Uber Steers TCPA Class Action Into Arbitration

TCPA Connect

Uber drove a Telephone Consumer Protection Act (TCPA) class action out of the courthouse, successfully convincing an Illinois federal court judge that the ride-hailing app’s terms included a “clear and conspicuous” statement that arbitration was the forum for any disputes.

In 2013, Charles Johnson downloaded the Uber app to his smartphone and completed each of the steps required to create an account. Johnson provided his email address, first and last name, and mobile phone number; created a password; and linked his debit card to the account.

During the process, Johnson was informed that “[b]y creating an Uber account, you agree to the Terms of Service & Privacy Policy” and given a hyperlink that brought users to a screen displaying the terms of service in effect at the time. The first paragraph of the terms stated: “In order to use the Service … and the associated application … you must agree to the terms and conditions that are set out below.”

The terms of service also included a “Dispute Resolution” section.
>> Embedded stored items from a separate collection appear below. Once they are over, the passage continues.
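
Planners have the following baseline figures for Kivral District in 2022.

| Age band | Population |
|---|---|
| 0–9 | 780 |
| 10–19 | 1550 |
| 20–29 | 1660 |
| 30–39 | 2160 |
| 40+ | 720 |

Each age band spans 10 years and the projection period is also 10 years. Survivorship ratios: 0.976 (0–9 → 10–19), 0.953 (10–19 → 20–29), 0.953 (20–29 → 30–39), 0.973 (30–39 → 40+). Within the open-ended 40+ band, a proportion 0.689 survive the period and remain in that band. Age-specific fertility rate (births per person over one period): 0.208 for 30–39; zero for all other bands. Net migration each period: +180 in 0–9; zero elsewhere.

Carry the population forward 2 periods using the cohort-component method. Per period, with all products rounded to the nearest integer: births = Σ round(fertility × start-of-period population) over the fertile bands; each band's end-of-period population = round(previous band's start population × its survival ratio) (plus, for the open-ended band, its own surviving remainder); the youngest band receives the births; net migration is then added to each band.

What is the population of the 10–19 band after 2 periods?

Numbering the groups 1..5 from youngest to oldest:
— Period 1 —
Births: 2160 × 0.208 = 449
Group 2: 780 × 0.976 = 761
Group 3: 1550 × 0.953 = 1477
Group 4: 1660 × 0.953 = 1582
Group 5: 2160 × 0.973 + 720 × 0.689 = 2102 + 496 = 2598
Net migration: Group 1 + 180 → 629
End of period: [629, 761, 1477, 1582, 2598]
— Period 2 —
Births: 1582 × 0.208 = 329
Group 2: 629 × 0.976 = 614
Group 3: 761 × 0.953 = 725
Group 4: 1477 × 0.953 = 1408
Group 5: 1582 × 0.973 + 2598 × 0.689 = 1539 + 1790 = 3329
Net migration: Group 1 + 180 → 509
End of period: [509, 614, 725, 1408, 3329]

614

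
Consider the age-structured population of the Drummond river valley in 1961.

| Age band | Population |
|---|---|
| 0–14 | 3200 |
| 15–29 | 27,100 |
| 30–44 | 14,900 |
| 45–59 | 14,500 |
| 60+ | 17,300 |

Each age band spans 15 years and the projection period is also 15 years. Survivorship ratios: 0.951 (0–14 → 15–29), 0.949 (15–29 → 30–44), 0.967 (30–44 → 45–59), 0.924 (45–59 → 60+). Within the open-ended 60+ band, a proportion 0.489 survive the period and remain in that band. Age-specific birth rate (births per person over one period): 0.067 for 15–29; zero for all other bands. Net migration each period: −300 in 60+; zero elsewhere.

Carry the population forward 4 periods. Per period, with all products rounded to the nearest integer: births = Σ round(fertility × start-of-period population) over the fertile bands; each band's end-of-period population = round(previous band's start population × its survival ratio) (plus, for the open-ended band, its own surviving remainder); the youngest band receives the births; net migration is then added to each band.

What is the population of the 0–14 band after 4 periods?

Period 1.
Births: 27100 × 0.067 = 1816
15–29: 3200 × 0.951 = 3043
30–44: 27100 × 0.949 = 25718
45–59: 14900 × 0.967 = 14408
60+: 14500 × 0.924 + 17300 × 0.489 = 13398 + 8460 = 21858
Net migration: 60+ − 300 → 21558
Population now: 0–14=1816, 15–29=3043, 30–44=25718, 45–59=14408, 60+=21558
Period 2.
Births: 3043 × 0.067 = 204
15–29: 1816 × 0.951 = 1727
30–44: 3043 × 0.949 = 2888
45–59: 25718 × 0.967 = 24869
60+: 14408 × 0.924 + 21558 × 0.489 = 13313 + 10542 = 23855
Net migration: 60+ − 300 → 23555
Population now: 0–14=204, 15–29=1727, 30–44=2888, 45–59=24869, 60+=23555
Period 3.
Births: 1727 × 0.067 = 116
15–29: 204 × 0.951 = 194
30–44: 1727 × 0.949 = 1639
45–59: 2888 × 0.967 = 2793
60+: 24869 × 0.924 + 23555 × 0.489 = 22979 + 11518 = 34497
Net migration: 60+ − 300 → 34197
Population now: 0–14=116, 15–29=194, 30–44=1639, 45–59=2793, 60+=34197
Period 4.
Births: 194 × 0.067 = 13
15–29: 116 × 0.951 = 110
30–44: 194 × 0.949 = 184
45–59: 1639 × 0.967 = 1585
60+: 2793 × 0.924 + 34197 × 0.489 = 2581 + 16722 = 19303
Net migration: 60+ − 300 → 19003
Population now: 0–14=13, 15–29=110, 30–44=184, 45–59=1585, 60+=19003

13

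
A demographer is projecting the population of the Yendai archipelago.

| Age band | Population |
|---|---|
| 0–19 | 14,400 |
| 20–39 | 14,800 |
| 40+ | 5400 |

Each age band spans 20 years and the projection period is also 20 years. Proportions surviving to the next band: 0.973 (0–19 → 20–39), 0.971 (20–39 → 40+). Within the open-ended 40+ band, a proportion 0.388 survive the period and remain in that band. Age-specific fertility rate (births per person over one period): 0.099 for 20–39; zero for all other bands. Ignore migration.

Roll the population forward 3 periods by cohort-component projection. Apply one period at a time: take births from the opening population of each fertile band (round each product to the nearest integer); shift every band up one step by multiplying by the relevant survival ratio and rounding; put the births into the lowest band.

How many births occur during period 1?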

The first paragraph of the section read: “You and Company agree that any dispute, claim or controversy arising out of or relating to this Agreement or the breach, termination, enforcement, interpretation or validity thereof or the use of the Service or Application (collectively, ‘Disputes’) will be settled by binding arbitration … You acknowledge and agree that you and Company are each waiving the right to a trial by jury or to participate as a plaintiff or class User in any purported class action or representative proceeding.”

Johnson admitted that he may have seen, clicked on, read and indicated that he accepted Uber’s terms of service and privacy policy when he created his account, but he did not recall doing so. Although Johnson later opened the app to see how it worked, he never requested a ride using the Uber app.

In his putative TCPA class action, Johnson alleged that Uber sent a single unsolicited text message to his mobile phone number asking him whether he wanted to sign up to be an Uber driver.

Pursuant to the terms of service that Johnson agreed to when he downloaded the app, Uber moved to compel arbitration. Applying Illinois law, U.S. District Judge John Z. Lee granted the motion.

A consumer must be provided reasonable notice of all the terms and conditions of an agreement as well as reasonable notice that, by clicking a button, the consumer is assenting to the agreement, Judge Lee explained. He also considered whether a reasonable person would have been misled, confused, misdirected or distracted by the manner in which Uber presented the terms and conditions.

Reviewing the process of creating an Uber account, the court found the defendant put users on notice that “[b]y creating an Uber account, you agree to the Terms of Service & Privacy Policy,” using an easy-to-read font on an uncluttered screen that required no scrolling to view. The words “Terms of Service” also served as a hyperlink, the court noted, which brought users to a screen displaying the full terms.

“[T]he Court holds that the manner in which this statement and the Terms of Service were presented placed a reasonable person on notice that there were terms incorporated with creating an Uber account and that, by creating an account, he or she was agreeing to those terms,” Judge Lee wrote.

Uber’s “clear and conspicuous” statement that users were agreeing to its terms was easily distinguishable from other cases where a website actively misled a customer or lacked a clear statement that a purchase was subject to any terms and conditions. Further, “a reasonable user would know that, by entering his debit or credit card information … he was creating an Uber account,” the court added.

The fact that Johnson elected not to read the actual terms of service, when he was given an opportunity to do so, “has no probative force,” Judge Lee said.

Although the court found Johnson failed to raise a genuine dispute as to whether he entered into an enforceable agreement to arbitrate, the plaintiff tried a fallback argument that even if the arbitration agreement was binding, his TCPA claim did not fall within its scope.

The court was not persuaded, as the terms of service specifically permitted Uber to text promotional offers to its customers. “Because Johnson’s TCPA claim may arguably fall within the parameters of this provision, the claim must be arbitrated,” the court said.

Judge Lee granted Uber’s motion for summary judgment, staying the case pending the resolution of arbitration proceedings.

To read the memorandum opinion and order in Johnson v. Uber Technologies, Inc., click here.

Why it matters: This case highlights the importance of having a solid arbitration provision and of having the customer agree to terms and conditions which are truly clear and conspicuous. The Illinois federal court determined that Uber provided reasonable notice of all the terms and conditions of its arbitration agreement with a “clear and conspicuous statement” and that, by clicking a button, the plaintiff assented to that agreement. Further, the manner in which the terms were presented in an easy-to-read font on an uncluttered screen, with no scrolling required—supported the conclusion that the plaintiff was not misled, confused or misdirected by the terms and conditions, and was thus bound by the arbitration provision.